His theological writings
While archbishop in exile, Anselm wrote a number of theological works including his famous treatise on the Incarnation entitled Cur Deus Homo? His other theological works written during these difficult times include: De conceptu virginali et de originali peccato (“On the Virgin Conception and on Original Sin” 1099), De processione Spiritus Sancti (“On the Proceeding of the Holy Spirit” 1102), the Epistola de sacrificio azymi et fermentati (1106-7), De sacramentis ecclesiae (1106-7), and De concordia praescientiae et praedestinationis et gratiae Dei cum libero arbitrio (“On the Harmony of the Foreknowledge, the Predestination, and the Grace of God with Free Choice” 1107-8).
Cur Deus homo?
Anslem’s best known work Cur Deus homo? (“Why did God become man?”) puts forward what is called the satisfaction theory of redemption. Since the satisfaction due to God as a result of original sin was greater than what all created beings were capable of doing, God had to make satisfaction for himself. Yet if this satisfaction was going to avail for humans, it had to be made by a human. Therefore only a being that was both God and man could satisfy God and give him the honour that is due him.
Anselm’s biography was written by the Anglo-Saxon monk Eadmer, who had been his friend and disciple.
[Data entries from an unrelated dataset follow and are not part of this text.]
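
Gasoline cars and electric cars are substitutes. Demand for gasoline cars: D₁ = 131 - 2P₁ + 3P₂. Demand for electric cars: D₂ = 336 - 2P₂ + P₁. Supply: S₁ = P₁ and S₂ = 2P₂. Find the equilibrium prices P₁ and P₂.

P₁ = 1532/9, P₂ = 1139/9

Market 1: 131 - 2P₁ + 3P₂ = P₁ → 3P₁ - 3P₂ = 131.
Market 2: 4P₂ - P₁ = 336.
Eliminating P₂: 4×(1) + 3×(2) gives 9P₁ = 1532, so P₁ = 1532/9.
Back-substitute into (2): P₂ = (336 + 1×1532/9) / 4 = 1139/9.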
Though Becket tried to have him canonised, Anselm was never officially made a saint, but Pope Clement XI declared him a doctor of the Roman Catholic Church in 1720, and is he considered a saint by the Roman Catholic Church and the churches in the Anglican Communion.
Fides quaerens intellectum
Anselm’s theological motto, fides quaerens intellectum (“faith seeking understanding”), has become the basis and indeed a definition for all theological enquiry: it is inspired by the text of 1 Peter 3:15: “Always be prepared to give an answer to everyone who asks you to give the reason for the hope that you have”. He died on Palm Sunday 1109 wile one of the monks read the Gospel to him.